Homage and Observation: Enacting Sight

As part of my two week residency at SKOL' s Marking Space: A Drawing Research Lab, I decided to present workshops that lent themselves to two different aspects of my practice, my first, entitled Homage and Observation: Enacting Sight hosted this past week approached our somewhat complicated relationship to drawing from observation. Practiced by a great many artists, drawing from observation has taught us a number of things - to appreciate, to question, to slow down and look, and in the best of cases it has resulted in us taking up this act ourselves, participating in the art of recording perception through mark. But with the sheer number of images we are flooded with every day (not to mention the number of screens we view them on), we have less and less endurance for actually looking at something. Hard.

And recording experience in a series of marks is not in itself a simple task. Life presents itself in a multitude of ways : as sounds, colors, movements. It comes in and out of focus, repeats itself; it closes in around you. How can we record the full complexity of these influences? In the Homage and Observation workshop we aimed to tackle this challenge in a 2 hour drawing session that attacked the senses.
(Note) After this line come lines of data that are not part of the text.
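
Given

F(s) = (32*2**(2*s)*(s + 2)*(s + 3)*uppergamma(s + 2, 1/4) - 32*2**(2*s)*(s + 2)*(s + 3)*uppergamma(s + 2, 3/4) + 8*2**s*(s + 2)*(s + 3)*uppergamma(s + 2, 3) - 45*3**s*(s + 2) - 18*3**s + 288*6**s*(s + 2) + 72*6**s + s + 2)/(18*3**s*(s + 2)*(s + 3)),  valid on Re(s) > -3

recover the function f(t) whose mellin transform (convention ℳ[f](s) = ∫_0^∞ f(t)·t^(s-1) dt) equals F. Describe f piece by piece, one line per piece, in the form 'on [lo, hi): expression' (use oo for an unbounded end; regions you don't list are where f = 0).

on [0, 1/3): 3*t**3/2
on [1/3, 1): t**2*exp(-3*t/4)
on [1, 2): t**2*(3*t/2 + 1)
on [2, oo): t**2*exp(-3*t/2)

undo the shared t-power: 3*t/2 on [0, 1/3); exp(-3*t/4) on [1/3, 1); 3*t/2 + 1 on [1, 2); …
the common scale on t comes off first: t on [0, 1/2); exp(-t/2) on [1/2, 3/2); t + 1 on [3/2, 3); …
the 4 pieces separated at 1/3, 1, 2 each add one integral
∫ over [0, 1/3) of 3*t**3/2·t^(s-1) joins the sum
segment 1/3 to 1 holds t**2*exp(-3*t/4); add its integral
on [1, 2) integrate f = t**2*(3*t/2 + 1) against the kernel
∫ t**2*exp(-3*t/2)·t^(s-1) over [2, ∞)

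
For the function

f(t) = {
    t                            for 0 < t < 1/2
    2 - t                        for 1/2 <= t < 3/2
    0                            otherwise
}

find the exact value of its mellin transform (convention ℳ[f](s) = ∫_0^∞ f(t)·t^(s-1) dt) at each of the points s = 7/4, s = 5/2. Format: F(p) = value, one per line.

f breaks at 1/2 into 2 integrals to sum
between 0 and 1/2 the integrand is t·t^(s-1)
for t in [1/2, 3/2): the term is ∫ (2 - t)·t^(s-1)

F(7/4) = 3*2**(1/4)*(-10 + 23*3**(3/4))/154
F(5/2) = -9*sqrt(2)/140 + 117*sqrt(6)/280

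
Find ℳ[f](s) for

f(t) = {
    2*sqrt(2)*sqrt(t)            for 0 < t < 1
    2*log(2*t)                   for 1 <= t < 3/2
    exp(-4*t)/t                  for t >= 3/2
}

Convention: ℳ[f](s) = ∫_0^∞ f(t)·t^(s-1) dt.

remove the shared t-power first: 2*sqrt(2)*t**(3/2) on [0, 1); 2*t*log(2*t) on [1, 3/2); exp(-4*t) on [3/2, ∞)
remove the common scale on t first: t**(3/2) on [0, 2); t*log(t) on [2, 3); exp(-2*t) on [3, ∞)
linearity at 1, 3/2 turns ℳ[f](s) into 3 summed integrals
over [0, 1), the kernel integral of 2*sqrt(2)*sqrt(t) enters the sum
segment 1 to 3/2 holds 2*log(2*t); add its integral
on [3/2, ∞) integrate f = exp(-4*t)/t against the kernel

2*(-2*12**s*s**2*log(2) + 2*12**s*sqrt(2)*s**2 - 12**s*s*log(2) + 2*12**s*s + 12**s + 2*18**s*s**2*log(3) - 2*18**s*s + 18**s*s*log(3) - 18**s + 4*3**s*s**3*uppergamma(s - 1, 6) + 2*3**s*s**2*uppergamma(s - 1, 6))/(12**s*s**2*(2*s + 1))
  Re(s) > -1/2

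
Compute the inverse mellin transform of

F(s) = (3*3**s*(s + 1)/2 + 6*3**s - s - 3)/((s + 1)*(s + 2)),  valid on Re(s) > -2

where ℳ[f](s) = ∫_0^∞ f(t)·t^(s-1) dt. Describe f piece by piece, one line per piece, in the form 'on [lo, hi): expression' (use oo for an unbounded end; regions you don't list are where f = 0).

on [0, 1): t**2/2
on [1, 3): t*(2 - t/2)

strip the shared t-power: t/2 on [0, 1); 2 - t/2 on [1, 3)
back out the common scale on t: t on [0, 1/2); 2 - t on [1/2, 3/2)
treat the 2 regions marked off by 1 separately and sum
for t in [0, 1): the term is ∫ t**2/2·t^(s-1)
segment [1, 3) carries t*(2 - t/2); integrate it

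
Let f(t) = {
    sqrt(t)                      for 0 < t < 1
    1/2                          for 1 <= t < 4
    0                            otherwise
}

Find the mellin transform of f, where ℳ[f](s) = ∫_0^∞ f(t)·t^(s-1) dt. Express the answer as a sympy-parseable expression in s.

back out the power substitution: t on [0, 1); 1/2 on [1, 2)
split f at 1: ℳ[f](s) collects 2 kernel integrals
the [0, 1) slice contributes ∫ sqrt(t)·t^(s-1) dt
between 1 and 4 the integrand is 1/2·t^(s-1)

(4**s*(2*s + 1)/2 + s - 1/2)/(s*(2*s + 1))
  Re(s) > -1/2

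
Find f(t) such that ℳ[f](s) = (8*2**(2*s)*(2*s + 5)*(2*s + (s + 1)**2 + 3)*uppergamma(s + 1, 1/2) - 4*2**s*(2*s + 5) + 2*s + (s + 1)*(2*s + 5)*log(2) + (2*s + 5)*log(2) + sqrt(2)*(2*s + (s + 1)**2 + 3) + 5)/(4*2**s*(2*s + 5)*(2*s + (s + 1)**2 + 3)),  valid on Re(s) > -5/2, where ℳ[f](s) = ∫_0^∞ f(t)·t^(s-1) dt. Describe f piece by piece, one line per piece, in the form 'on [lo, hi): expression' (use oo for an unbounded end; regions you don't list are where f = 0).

on [0, 1/2): t**(5/2)
on [1/2, 1): t**2*log(t)
on [1, oo): t*exp(-t/2)

the shared t-power comes off first: t**(3/2) on [0, 1/2); t*log(t) on [1/2, 1); exp(-t/2) on [1, ∞)
along the cuts 1/2, 1, ℳ[f](s) splits into 3 integrals
[0, 1/2) adds the kernel integral of t**(5/2)
∫ t**2*log(t)·t^(s-1) over [1/2, 1)
for t in [1, ∞): the term is ∫ t*exp(-t/2)·t^(s-1)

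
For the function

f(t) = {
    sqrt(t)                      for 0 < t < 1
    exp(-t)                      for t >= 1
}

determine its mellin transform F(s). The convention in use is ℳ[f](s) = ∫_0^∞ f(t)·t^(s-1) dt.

breakpoints 1: one integral from each of the 2 segments
segment [0, 1) carries sqrt(t); integrate it
for t in [1, ∞): the term is ∫ exp(-t)·t^(s-1)

((2*s + 1)*uppergamma(s, 1) + 2)/(2*s + 1)
  Re(s) > -1/2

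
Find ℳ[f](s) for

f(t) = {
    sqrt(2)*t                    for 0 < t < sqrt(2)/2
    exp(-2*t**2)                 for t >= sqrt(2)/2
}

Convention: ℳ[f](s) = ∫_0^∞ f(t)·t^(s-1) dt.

((s + 1)*uppergamma(s/2, 1) + 2)/(2*2**(s/2)*(s + 1))
  Re(s) > -1

peel off the power substitution: sqrt(2)*sqrt(t) on [0, 1/2); exp(-2*t) on [1/2, ∞)
peel off the common scale on t: sqrt(t) on [0, 1); exp(-t) on [1, ∞)
linearity at sqrt(2)/2 turns ℳ[f](s) into 2 summed integrals
on [0, sqrt(2)/2) integrate f = sqrt(2)*t against the kernel
over [sqrt(2)/2, ∞), the kernel integral of exp(-2*t**2) enters the sum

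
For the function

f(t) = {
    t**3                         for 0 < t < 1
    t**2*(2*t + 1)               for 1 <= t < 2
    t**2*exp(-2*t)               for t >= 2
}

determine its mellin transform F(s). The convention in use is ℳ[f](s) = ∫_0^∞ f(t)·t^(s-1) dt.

peel off the shared t-power: t on [0, 1); 2*t + 1 on [1, 2); exp(-2*t) on [2, ∞)
decompose at 1, 2; ℳ[f](s) sums the 3 pieces' integrals
segment [0, 1) carries t**3; integrate it
segment 1 to 2 holds t**2*(2*t + 1); add its integral
between 2 and ∞ the integrand is t**2*exp(-2*t)·t^(s-1)

(80*2**(2*s)*(s + 2) + 16*2**(2*s) - 8*2**s*(s + 2) - 4*2**s + (s + 2)*(s + 3)*uppergamma(s + 2, 4))/(4*2**s*(s + 2)*(s + 3))
  Re(s) > -3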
Participants were presented with a slideshow of well-known contemporary and historic images, moving from representational to abstract in nature. While the drawers had likely seen these images many times before (Ex: the Mona Lisa), they were shown them in a set of varying conditions. Lights flashed in different colors, while images moved in and out of focus. Ambient sounds, harsh tones, and white noise played from the loud speaker. The room temperature changed. As conditions shifted, participants were asked to pay attention to how they noted these changes in their mark-making. 

While a feat of endurance, participants left with an increased sensitivity to the forces at work in observation, allowing them to flow into one another in the process of drawing.